Les pays africains déjà touchés par Ebola seraient mieux armés contre le coronavirus. Depuis des jours, l’affirmation circule alors que l’explosion de l’épidémie de Covid-19 menace le continent africain.
Dans les faits, les experts interrogés nuancent : ce serait un mieux tout relatif. " La détection des infections sera sans doute meilleure mais pas forcément la prise en charge des malades ", répond en substance Valérie D’Acremont, spécialiste en médecine des voyages au CHUV de Lausanne.
"Alternance épidémiologique entre coronavirus et Ebola !" En République démocratique du Congo (RDC), les réseaux sociaux ironisent sur la succession des maladies contagieuses.
Dans ce pays, l’épidémie d’Ebola devrait être officiellement annoncée comme "finie" à la mi-avril. Le premier cas de Coronavirus a été détecté le 10 mars dernier dans sa capitale Kinshasa. Un mal chasse l’autre.
Les testés positifs au Covid-19 s’élèvent désormais à trois en RDC. Le continent africain enregistre pour l’instant moins de 400 cas pour 8 décès dans une vingtaine de pays. Mais le pire est à venir, estime l’OMS.
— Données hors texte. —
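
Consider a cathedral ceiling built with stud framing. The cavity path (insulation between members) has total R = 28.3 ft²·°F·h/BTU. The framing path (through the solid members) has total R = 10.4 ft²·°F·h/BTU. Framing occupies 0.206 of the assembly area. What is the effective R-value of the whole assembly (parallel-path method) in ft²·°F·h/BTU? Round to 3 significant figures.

U_eff = 0.794/28.3 + 0.206/10.4 = 0.02806 + 0.01981 = 0.04786
R_eff = 1/U_eff = 20.89 ft²·°F·h/BTU

20.9 ft²·°F·h/BTU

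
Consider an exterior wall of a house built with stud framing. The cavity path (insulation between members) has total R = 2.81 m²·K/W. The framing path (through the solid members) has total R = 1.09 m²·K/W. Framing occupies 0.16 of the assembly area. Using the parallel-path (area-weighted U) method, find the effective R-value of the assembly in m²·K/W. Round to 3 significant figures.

2.24 m²·K/W

U_eff = 0.84/2.81 + 0.16/1.09 = 0.2989 + 0.1468 = 0.4457
R_eff = 1/U_eff = 2.244 m²·K/W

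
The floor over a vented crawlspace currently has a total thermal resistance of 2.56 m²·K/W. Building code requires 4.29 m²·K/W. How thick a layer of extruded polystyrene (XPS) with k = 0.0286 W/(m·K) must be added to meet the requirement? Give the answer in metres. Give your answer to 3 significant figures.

0.0495 m

ΔR = 4.29 − 2.56 = 1.73 m²·K/W
L = ΔR × k = 1.73 × 0.0286 = 0.04948 m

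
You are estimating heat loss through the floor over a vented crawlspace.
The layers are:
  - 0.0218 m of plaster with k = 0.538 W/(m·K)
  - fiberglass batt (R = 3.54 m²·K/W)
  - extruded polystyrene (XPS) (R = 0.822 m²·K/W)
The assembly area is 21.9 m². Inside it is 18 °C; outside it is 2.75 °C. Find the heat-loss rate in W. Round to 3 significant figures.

75.9 W

0.0218/0.538 = 0.04052
R_total = 0.04052 + 3.54 + 0.822 = 4.403 m²·K/W
Q = A·ΔT/R = 21.9 × (18 − 2.75) / 4.403 = 75.86 W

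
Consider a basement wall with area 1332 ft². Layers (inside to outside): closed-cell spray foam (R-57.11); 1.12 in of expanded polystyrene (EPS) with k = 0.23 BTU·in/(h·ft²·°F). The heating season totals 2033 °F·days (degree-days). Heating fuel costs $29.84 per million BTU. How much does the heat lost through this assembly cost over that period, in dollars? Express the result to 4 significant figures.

1.12/0.23 = 4.8696
R_total = 57.11 + 4.8696 = 61.98 ft²·°F·h/BTU
E = A × HDD × 24 / R = 1332 × 2033 × 24 / 61.98 = 1048600 BTU
Cost = 1048600/10⁶ × 29.84 = $31.29

31.29 dollars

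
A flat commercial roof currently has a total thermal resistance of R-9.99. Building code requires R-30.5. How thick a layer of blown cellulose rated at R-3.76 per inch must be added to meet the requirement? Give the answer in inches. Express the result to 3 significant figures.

5.45 in

ΔR = 30.5 − 9.99 = 20.51 ft²·°F·h/BTU
L = ΔR / (R/in) = 20.51/3.76 = 5.455 in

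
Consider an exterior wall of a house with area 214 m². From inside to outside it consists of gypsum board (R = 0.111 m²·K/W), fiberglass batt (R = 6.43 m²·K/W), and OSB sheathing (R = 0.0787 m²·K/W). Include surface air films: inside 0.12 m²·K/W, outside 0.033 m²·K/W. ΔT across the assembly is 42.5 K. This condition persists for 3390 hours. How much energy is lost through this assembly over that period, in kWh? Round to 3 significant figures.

4550 kWh

R_total = 0.12 + 0.111 + 6.43 + 0.0787 + 0.033 = 6.773 m²·K/W
Q = 214 × 42.5 / 6.773 = 1343 W
E = 1343 W × 3390 h / 1000 = 4552 kWh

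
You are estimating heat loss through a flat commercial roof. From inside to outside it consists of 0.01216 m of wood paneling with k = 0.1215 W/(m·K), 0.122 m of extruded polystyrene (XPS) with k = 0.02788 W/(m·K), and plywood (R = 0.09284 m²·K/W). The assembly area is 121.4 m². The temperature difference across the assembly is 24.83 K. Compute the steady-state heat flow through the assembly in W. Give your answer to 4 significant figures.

0.01216/0.1215 = 0.10008
0.122/0.02788 = 4.3759
R_total = 0.10008 + 4.3759 + 0.09284 = 4.5688 m²·K/W
Q = A·ΔT/R = 121.4 × 24.83 / 4.5688 = 659.77 W

659.8 W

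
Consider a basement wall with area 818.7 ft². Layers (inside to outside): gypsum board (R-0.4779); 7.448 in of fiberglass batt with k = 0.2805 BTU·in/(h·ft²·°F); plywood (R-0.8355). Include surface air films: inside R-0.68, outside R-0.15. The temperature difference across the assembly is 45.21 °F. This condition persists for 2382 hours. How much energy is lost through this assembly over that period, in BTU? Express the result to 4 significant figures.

7.448/0.2805 = 26.553
R_total = 0.68 + 0.4779 + 26.553 + 0.8355 + 0.15 = 28.696 ft²·°F·h/BTU
Q = 818.7 × 45.21 / 28.696 = 1289.8 BTU/h
E = 1289.8 × 2382 = 3072400 BTU

3072000 BTU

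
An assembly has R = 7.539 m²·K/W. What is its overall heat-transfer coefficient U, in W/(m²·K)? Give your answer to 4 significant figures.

0.1326 W/(m²·K)

U = 1/R = 1/7.539 = 0.13264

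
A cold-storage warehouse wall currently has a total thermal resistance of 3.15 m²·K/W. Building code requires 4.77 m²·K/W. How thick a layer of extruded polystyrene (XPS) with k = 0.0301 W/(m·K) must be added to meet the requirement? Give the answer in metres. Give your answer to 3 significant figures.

ΔR = 4.77 − 3.15 = 1.62 m²·K/W
L = ΔR × k = 1.62 × 0.0301 = 0.04876 m

0.0488 m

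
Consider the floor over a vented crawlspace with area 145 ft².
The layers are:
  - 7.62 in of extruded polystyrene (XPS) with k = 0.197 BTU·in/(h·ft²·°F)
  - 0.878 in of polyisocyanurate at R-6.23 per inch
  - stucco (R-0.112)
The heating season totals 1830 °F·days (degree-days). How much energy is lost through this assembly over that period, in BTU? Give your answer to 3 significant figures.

144000 BTU

7.62/0.197 = 38.68
0.878 × 6.23 = 5.47
R_total = 38.68 + 5.47 + 0.112 = 44.26 ft²·°F·h/BTU
E = A × HDD × 24 / R = 145 × 1830 × 24 / 44.26 = 143900 BTU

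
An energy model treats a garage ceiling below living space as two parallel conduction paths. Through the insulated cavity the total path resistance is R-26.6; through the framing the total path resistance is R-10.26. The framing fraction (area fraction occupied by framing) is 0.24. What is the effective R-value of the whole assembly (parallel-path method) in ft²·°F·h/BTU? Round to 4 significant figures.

U_eff = 0.76/26.6 + 0.24/10.26 = 0.028571 + 0.023392 = 0.051963
R_eff = 1/U_eff = 19.244 ft²·°F·h/BTU

19.24 ft²·°F·h/BTU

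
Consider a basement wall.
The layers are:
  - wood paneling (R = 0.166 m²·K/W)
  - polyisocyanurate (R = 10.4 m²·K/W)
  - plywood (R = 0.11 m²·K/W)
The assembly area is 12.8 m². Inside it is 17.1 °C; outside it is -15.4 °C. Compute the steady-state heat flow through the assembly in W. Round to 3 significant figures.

39.0 W

R_total = 0.166 + 10.4 + 0.11 = 10.68 m²·K/W
Q = A·ΔT/R = 12.8 × (17.1 − (-15.4)) / 10.68 = 38.97 W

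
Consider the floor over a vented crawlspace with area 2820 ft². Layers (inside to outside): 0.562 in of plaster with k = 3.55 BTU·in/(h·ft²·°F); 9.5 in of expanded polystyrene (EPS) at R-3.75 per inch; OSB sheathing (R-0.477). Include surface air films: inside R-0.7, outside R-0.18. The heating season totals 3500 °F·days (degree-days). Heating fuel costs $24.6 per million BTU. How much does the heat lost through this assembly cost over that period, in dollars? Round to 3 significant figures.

0.562/3.55 = 0.1583
9.5 × 3.75 = 35.62
R_total = 0.7 + 0.1583 + 35.62 + 0.477 + 0.18 = 37.14 ft²·°F·h/BTU
E = A × HDD × 24 / R = 2820 × 3500 × 24 / 37.14 = 6378000 BTU
Cost = 6378000/10⁶ × 24.6 = $156.9

157 dollars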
Ebola a préparé au coronavirus
Les pays d’Afrique de l’Ouest, où Ebola a sévi mais semble maintenant quasi enrayé, sont-ils pour autant prêts à faire face à la nouvelle épidémie ? Le directeur Afrique des programmes d’urgence à l’OMS (Organisation mondiale pour la santé), Michel Yao le prétend : "Les épidémies d’Ebola permettent aux pays africains d’avoir une base pour se préparer au Covid-19".
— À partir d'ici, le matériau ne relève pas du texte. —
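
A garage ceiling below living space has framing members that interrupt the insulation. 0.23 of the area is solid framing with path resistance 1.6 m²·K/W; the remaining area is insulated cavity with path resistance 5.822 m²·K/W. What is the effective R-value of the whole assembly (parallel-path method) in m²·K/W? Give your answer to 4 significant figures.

3.623 m²·K/W

U_eff = 0.77/5.822 + 0.23/1.6 = 0.13226 + 0.14375 = 0.27601
R_eff = 1/U_eff = 3.6231 m²·K/W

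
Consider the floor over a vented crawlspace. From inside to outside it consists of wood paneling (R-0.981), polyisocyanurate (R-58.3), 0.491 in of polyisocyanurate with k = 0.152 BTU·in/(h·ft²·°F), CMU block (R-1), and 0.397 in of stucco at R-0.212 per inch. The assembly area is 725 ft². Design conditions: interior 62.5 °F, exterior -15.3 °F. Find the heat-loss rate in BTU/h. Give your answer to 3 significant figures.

0.491/0.152 = 3.23
0.397 × 0.212 = 0.08416
R_total = 0.981 + 58.3 + 3.23 + 1 + 0.08416 = 63.6 ft²·°F·h/BTU
Q = A·ΔT/R = 725 × (62.5 − (-15.3)) / 63.6 = 886.9 BTU/h

887 BTU/h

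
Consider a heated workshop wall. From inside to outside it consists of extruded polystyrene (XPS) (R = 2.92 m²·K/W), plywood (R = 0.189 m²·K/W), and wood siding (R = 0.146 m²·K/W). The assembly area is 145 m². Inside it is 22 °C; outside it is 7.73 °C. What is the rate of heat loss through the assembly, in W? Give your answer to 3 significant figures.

R_total = 2.92 + 0.189 + 0.146 = 3.255 m²·K/W
Q = A·ΔT/R = 145 × (22 − 7.73) / 3.255 = 635.7 W

636 W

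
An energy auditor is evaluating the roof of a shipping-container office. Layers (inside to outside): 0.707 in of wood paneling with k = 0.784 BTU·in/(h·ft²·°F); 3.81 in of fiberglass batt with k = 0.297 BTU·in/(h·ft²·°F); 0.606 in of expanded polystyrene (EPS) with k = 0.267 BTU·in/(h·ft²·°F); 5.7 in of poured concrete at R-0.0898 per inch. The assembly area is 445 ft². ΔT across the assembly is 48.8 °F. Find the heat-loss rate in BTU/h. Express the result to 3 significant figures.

1320 BTU/h

0.707/0.784 = 0.9018
3.81/0.297 = 12.83
0.606/0.267 = 2.27
5.7 × 0.0898 = 0.5119
R_total = 0.9018 + 12.83 + 2.27 + 0.5119 = 16.51 ft²·°F·h/BTU
Q = A·ΔT/R = 445 × 48.8 / 16.51 = 1315 BTU/h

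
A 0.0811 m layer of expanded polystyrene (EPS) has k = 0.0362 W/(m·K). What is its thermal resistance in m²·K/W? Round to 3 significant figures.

2.24 m²·K/W

R = L/k = 0.0811/0.0362 = 2.24 m²·K/W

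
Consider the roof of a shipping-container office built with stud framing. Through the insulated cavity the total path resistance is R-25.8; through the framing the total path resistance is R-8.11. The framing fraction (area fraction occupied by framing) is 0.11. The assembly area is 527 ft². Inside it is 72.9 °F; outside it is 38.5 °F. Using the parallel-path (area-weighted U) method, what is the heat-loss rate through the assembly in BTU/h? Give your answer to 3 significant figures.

871 BTU/h

U_eff = 0.89/25.8 + 0.11/8.11 = 0.0345 + 0.01356 = 0.04806
R_eff = 1/U_eff = 20.81 ft²·°F·h/BTU
Q = 527 × (72.9 − 38.5) / 20.81 = 871.3 BTU/h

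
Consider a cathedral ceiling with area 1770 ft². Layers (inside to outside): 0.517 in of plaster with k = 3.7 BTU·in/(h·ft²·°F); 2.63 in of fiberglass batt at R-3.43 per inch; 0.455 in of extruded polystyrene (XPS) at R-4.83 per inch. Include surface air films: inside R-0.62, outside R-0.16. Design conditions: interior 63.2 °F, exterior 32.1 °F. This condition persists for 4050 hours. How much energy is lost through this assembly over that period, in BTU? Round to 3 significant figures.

0.517/3.7 = 0.1397
2.63 × 3.43 = 9.021
0.455 × 4.83 = 2.198
R_total = 0.62 + 0.1397 + 9.021 + 2.198 + 0.16 = 12.14 ft²·°F·h/BTU
Q = 1770 × (63.2 − 32.1) / 12.14 = 4535 BTU/h
E = 4535 × 4050 = 18370000 BTU

18400000 BTU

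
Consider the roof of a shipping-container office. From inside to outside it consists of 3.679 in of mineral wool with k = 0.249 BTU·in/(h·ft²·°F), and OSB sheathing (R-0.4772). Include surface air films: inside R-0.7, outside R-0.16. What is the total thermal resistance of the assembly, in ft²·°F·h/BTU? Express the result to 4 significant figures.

3.679/0.249 = 14.775
R_total = 0.7 + 14.775 + 0.4772 + 0.16 = 16.112 ft²·°F·h/BTU

16.11 ft²·°F·h/BTU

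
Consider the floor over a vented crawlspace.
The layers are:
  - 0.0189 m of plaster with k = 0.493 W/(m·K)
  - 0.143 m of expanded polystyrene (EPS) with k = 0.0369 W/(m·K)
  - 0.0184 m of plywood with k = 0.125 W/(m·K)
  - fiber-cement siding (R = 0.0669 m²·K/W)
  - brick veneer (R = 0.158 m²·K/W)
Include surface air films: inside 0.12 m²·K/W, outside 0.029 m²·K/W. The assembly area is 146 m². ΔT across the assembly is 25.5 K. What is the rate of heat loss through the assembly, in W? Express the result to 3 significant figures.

0.0189/0.493 = 0.03834
0.143/0.0369 = 3.875
0.0184/0.125 = 0.1472
R_total = 0.12 + 0.03834 + 3.875 + 0.1472 + 0.0669 + 0.158 + 0.029 = 4.435 m²·K/W
Q = A·ΔT/R = 146 × 25.5 / 4.435 = 839.5 W

840 W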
Un constat optimiste tempéré par l’infectiologue au CHUV Valérie D’Acremont. "Par rapport à la situation d’avant Ebola, les conditions sont meilleures du point de vue de la surveillance et des laboratoires de référence qui peuvent faire des tests."
"En revanche, les structures de santé, elles, n'ont pas beaucoup changé, estime-t-elle. Donc si le facteur limitant est le nombre de gens qui doivent être pris en charge aux urgences, hospitalisés ou intubés, la situation n’a pas tellement changé depuis Ebola."
La professeure Valérie D’Acremont, référence internationale en matière de diagnostics, rappelle qu’il n’y a "aucune raison pour que l’épidémie ne se propage pas de manière massive en Afrique".
Les difficultés de certains pays seraient aussi dues au manque de personnel et de matériel. "Le nombre de professionnels de la santé qui peuvent s’occuper des patients, et la quantité de matériel de soins intensifs à disposition" ne sont pas comparables à celles des pays européens.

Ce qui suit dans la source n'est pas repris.